Mettiamo subito le carte in tavola: The Continental è il più grande regalo che si potesse fare oggi agli appassionati di azione anni ’80, di John Wick e di Matrix. Difficilissimo se non impossibile trovare eguali nel panorama cinematografico e seriale contemporaneo, peraltro con valori produttivi di così alto livello.

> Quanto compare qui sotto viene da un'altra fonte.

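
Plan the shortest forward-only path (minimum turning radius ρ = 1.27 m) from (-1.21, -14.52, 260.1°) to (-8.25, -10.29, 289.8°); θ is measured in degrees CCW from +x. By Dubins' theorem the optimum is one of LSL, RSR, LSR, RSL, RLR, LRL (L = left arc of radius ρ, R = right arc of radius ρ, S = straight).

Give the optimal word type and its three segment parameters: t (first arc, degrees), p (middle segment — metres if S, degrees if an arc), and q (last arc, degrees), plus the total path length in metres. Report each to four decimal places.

Let ψ = atan2(Δy, Δx) = atan2(4.23, -7.04) = 149.0004° be the start→goal bearing.
Normalize: d = |goal − start| / ρ = 8.213069/1.27 = 6.466983, α = (θ_start − ψ) mod 360° = 111.0996° = 1.939055 rad, β = (θ_goal − ψ) mod 360° = 140.7996° = 2.457417 rad.
Common terms: sin α = 0.932956, cos α = -0.359991, sin β = 0.632034, cos β = -0.774941, cos(α−β) = 0.868632, d² = 41.821874. Work in radians in the unit-radius frame; every candidate has L = ρ·(t + p + q).
LSL: p² = 2 + d² − 2cos(α−β) + 2d(sin α − sin β) = 45.976722; p = √p² = 6.780614; φ = atan2(cos β − cos α, d + sin α − sin β) = -0.061235 rad; t = (φ − α) mod 2π = 4.282896 rad, q = (β − φ) mod 2π = 2.518652 rad → L = 1.27·(4.282896 + 6.780614 + 2.518652) = 1.27·13.582162 = 17.249345 m
RSR: p² = 2 + d² − 2cos(α−β) + 2d(sin β − sin α) = 38.192500; p = √p² = 6.180008; φ = atan2(cos α − cos β, d − sin α + sin β) = 0.067194 rad; t = (α − φ) mod 2π = 1.871860 rad, q = (φ − β) mod 2π = 3.892962 rad → L = 1.27·(1.871860 + 6.180008 + 3.892962) = 1.27·11.944831 = 15.169935 m
LSR: p² = d² − 2 + 2cos(α−β) + 2d(sin α + sin β) = 61.800663; p = √p² = 7.861340; φ = atan2(−cos α − cos β, d + sin α + sin β) − atan2(−2, p) = 0.389497 rad; t = (φ − α) mod 2π = 4.733628 rad, q = (φ − β) mod 2π = 4.215265 rad → L = 1.27·(4.733628 + 7.861340 + 4.215265) = 1.27·16.810232 = 21.348995 m
RSL: p² = d² − 2 + 2cos(α−β) − 2d(sin α + sin β) = 21.317611; p = √p² = 4.617100; φ = atan2(cos α + cos β, d − sin α − sin β) − atan2(2, p) = -0.636288 rad; t = (α − φ) mod 2π = 2.575343 rad, q = (β − φ) mod 2π = 3.093706 rad → L = 1.27·(2.575343 + 4.617100 + 3.093706) = 1.27·10.286148 = 13.063408 m
RLR: c = (6 − d² + 2cos(α−β) + 2d(sin α − sin β))/8 = -3.774062, |c| > 1 → infeasible
LRL: c = (6 − d² + 2cos(α−β) − 2d(sin α − sin β))/8 = -4.747090, |c| > 1 → infeasible
Shortest: RSL with L = 13.063408 m ≈ 13.0634 m
Convert RSL to answer units (arcs ×180/π): t = 2.575343·180/π = 147.5563°, p = ρ·p = 1.27·4.617100 = 5.8637 m, q = 3.093706·180/π = 177.2563°, L = 13.0634 m.

RSL: t = 147.5563°, p = 5.8637 m, q = 177.2563°, L = 13.0634 m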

Basti pensare che il primo John Wick, di cui questa serie è il diretto prequel, costò nel 2014 attorno ai 20/30 milioni di dollari, grossomodo quanti ne sono stati spesi per ciascuno dei tre episodi – forse sarebbe meglio chiamarli film – di The Continental. Ognuno, infatti, dura circa un’ora e mezza, andando a costituire una piccola trilogia proposta su piattaforma (Peacock negli USA, Prime Video nel resto del mondo) ma che sembra pensata per il grande schermo.
A partire dalle ambientazioni: un ritorno in grande stile del Noir, con una New York anni Settanta fumosa, piena di neon e strade buie, a metà strada tra Sin City e Gotham, ricreata con grande dovizia di particolari. Tra cinema abbandonati, vicoletti umidi, appartamenti fatiscenti e baraccopoli di periferia, ci si aspetta di incontrare da un momento all’altro una delle “iene” di Tarantino o il furioso Mel Gibson di Payback (1999, Brian Helgeland).

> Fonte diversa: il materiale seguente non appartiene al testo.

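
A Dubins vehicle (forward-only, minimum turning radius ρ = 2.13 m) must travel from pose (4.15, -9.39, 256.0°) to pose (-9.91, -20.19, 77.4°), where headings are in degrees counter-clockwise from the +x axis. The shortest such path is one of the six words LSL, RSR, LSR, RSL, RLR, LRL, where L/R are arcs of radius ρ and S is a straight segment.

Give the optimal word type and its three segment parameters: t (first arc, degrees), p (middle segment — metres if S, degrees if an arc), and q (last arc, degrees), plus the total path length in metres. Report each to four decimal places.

Let ψ = atan2(Δy, Δx) = atan2(-10.80, -14.06) = -142.4708° be the start→goal bearing.
Normalize: d = |goal − start| / ρ = 17.729174/2.13 = 8.323556, α = (θ_start − ψ) mod 360° = 38.4708° = 0.671442 rad, β = (θ_goal − ψ) mod 360° = 219.8708° = 3.837470 rad.
Common terms: sin α = 0.622116, cos α = 0.782925, sin β = -0.641059, cos β = -0.767492, cos(α−β) = -0.999701, d² = 69.281580. Work in radians in the unit-radius frame; every candidate has L = ρ·(t + p + q).
LSL: p² = 2 + d² − 2cos(α−β) + 2d(sin α − sin β) = 94.309193; p = √p² = 9.711292; φ = atan2(cos β − cos α, d + sin α − sin β) = -0.160337 rad; t = (φ − α) mod 2π = 5.451406 rad, q = (β − φ) mod 2π = 3.997807 rad → L = 2.13·(5.451406 + 9.711292 + 3.997807) = 2.13·19.160505 = 40.811875 m
RSR: p² = 2 + d² − 2cos(α−β) + 2d(sin β − sin α) = 52.252772; p = √p² = 7.228608; φ = atan2(cos α − cos β, d − sin α + sin β) = 0.216163 rad; t = (α − φ) mod 2π = 0.455279 rad, q = (φ − β) mod 2π = 2.661879 rad → L = 2.13·(0.455279 + 7.228608 + 2.661879) = 2.13·10.345766 = 22.036482 m
LSR: p² = d² − 2 + 2cos(α−β) + 2d(sin α + sin β) = 64.966833; p = √p² = 8.060201; φ = atan2(−cos α − cos β, d + sin α + sin β) − atan2(−2, p) = 0.241362 rad; t = (φ − α) mod 2π = 5.853105 rad, q = (φ − β) mod 2π = 2.687078 rad → L = 2.13·(5.853105 + 8.060201 + 2.687078) = 2.13·16.600383 = 35.358816 m
RSL: p² = d² − 2 + 2cos(α−β) − 2d(sin α + sin β) = 65.597521; p = √p² = 8.099230; φ = atan2(cos α + cos β, d − sin α − sin β) − atan2(2, p) = -0.240244 rad; t = (α − φ) mod 2π = 0.911686 rad, q = (β − φ) mod 2π = 4.077714 rad → L = 2.13·(0.911686 + 8.099230 + 4.077714) = 2.13·13.088629 = 27.878781 m
RLR: c = (6 − d² + 2cos(α−β) + 2d(sin α − sin β))/8 = -5.531597, |c| > 1 → infeasible
LRL: c = (6 − d² + 2cos(α−β) − 2d(sin α − sin β))/8 = -10.788649, |c| > 1 → infeasible
Shortest: RSR with L = 22.036482 m ≈ 22.0365 m
Convert RSR to answer units (arcs ×180/π): t = 0.455279·180/π = 26.0856°, p = ρ·p = 2.13·7.228608 = 15.3969 m, q = 2.661879·180/π = 152.5144°, L = 22.0365 m.

RSR: t = 26.0856°, p = 15.3969 m, q = 152.5144°, L = 22.0365 m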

E non è un caso che sia proprio lui a interpretare il riuscito villain della serie, Cormac, temuto e pericoloso proprietario dell’hotel Continental, ritrovo di assassini protetti dalla potente organizzazione criminale della Gran Tavola. Al suo fianco Colin Woodell (il giovane Winston, che in John Wick è interpretato da Ian McShane) e una schiera di ottimi attori, che insieme formano una squadra pronta a imbarcarsi in una missione apparentemente impossibile.
Coniugare perfettamente azione e narrazione
La storia, che si dipana attraverso i tre film, racconta di fatto come Winston sia entrato in possesso del Continental succedendo a Cormac; una scelta, quella di concentrarsi quasi esclusivamente su questa vicenda, che se da una parte potrebbe scontentare chi si aspettava approfondite incursioni nell’universo di John Wick dall’altra mantiene intatto il fascino e il mistero dell’universo creato da Derek Kolstad e Chad Stahelski.
Inoltre, la serie colma con tempismo quasi chirurgico una grande lacuna degli ultimi film interpretati da Keanu Reeves, ovvero si prende finalmente il tempo per approfondire dei personaggi, introducendone di nuovi e spaziando tra storie apparentemente diverse tra loro. In questo modo, The Continental riesce a coniugare perfettamente azione e narrazione, velocità e dialoghi, senza prendersi troppo sul serio o indugiare nelle infinite e irreali sparatorie viste nell’ultimo John Wick 4.

La spettacolarità resta comunque al primo posto, a dispetto del budget “ridotto”. La formula è quella collaudata che ha reso così apprezzato il franchise: una messa in scena accurata, magnifiche coreografie di combattimenti che valorizzano il lavoro degli stunt, una regia precisa, creativa e a tratti virtuosa.
Ritroviamo dunque il kung-fu condito con qualche insistenza “pulp” ma anche corse in macchina, duelli “acrobatici” (perfino in una cabina telefonica…) e inseguimenti. Il tutto valorizzato da una fotografia calda e piena di contrasti, che esalta in particolar modo le scene notturne, e una colonna sonora straordinaria.
Le musiche possono dirsi, assieme alla città, autentiche coprotagoniste della serie: su quelle originali di Raffertie, che lavora con acide sonorità elettroniche, si innestano in modo quasi sempre diegetico pezzi cult dei Seventies di genere rock, pop, punk, funk, R&B, soul, reggae e disco (solo nel primo episodio ci sono, tra gli altri, Donna Summer, Santana, Baccara, i Black Sabbath e Boney M).
Uno “spin-off apocrifo”
Infine, con The Continental il mondo di John Wick eredita ufficialmente il testimone di Matrix, pur non avendo niente a che fare con la fantascienza. Si tratta di uno “spin-off apocrifo” che in quanto a riferimenti, citazioni esplicite, location, azione e aura di mistero può dirsi fedele allo spirito del film del 1999 ma allo stesso tempo al passo con i tempi. E per quanti rimasero delusi dall’apparizione fugace dei Twins in Matrix Reloaded (2003), in questa serie c’è una coppia di gemelli che ripaga quel torto subito: si chiamano Hansel (Mark Musashi) e Gretel (Marina Mazepa) e sono letteralmente straordinari.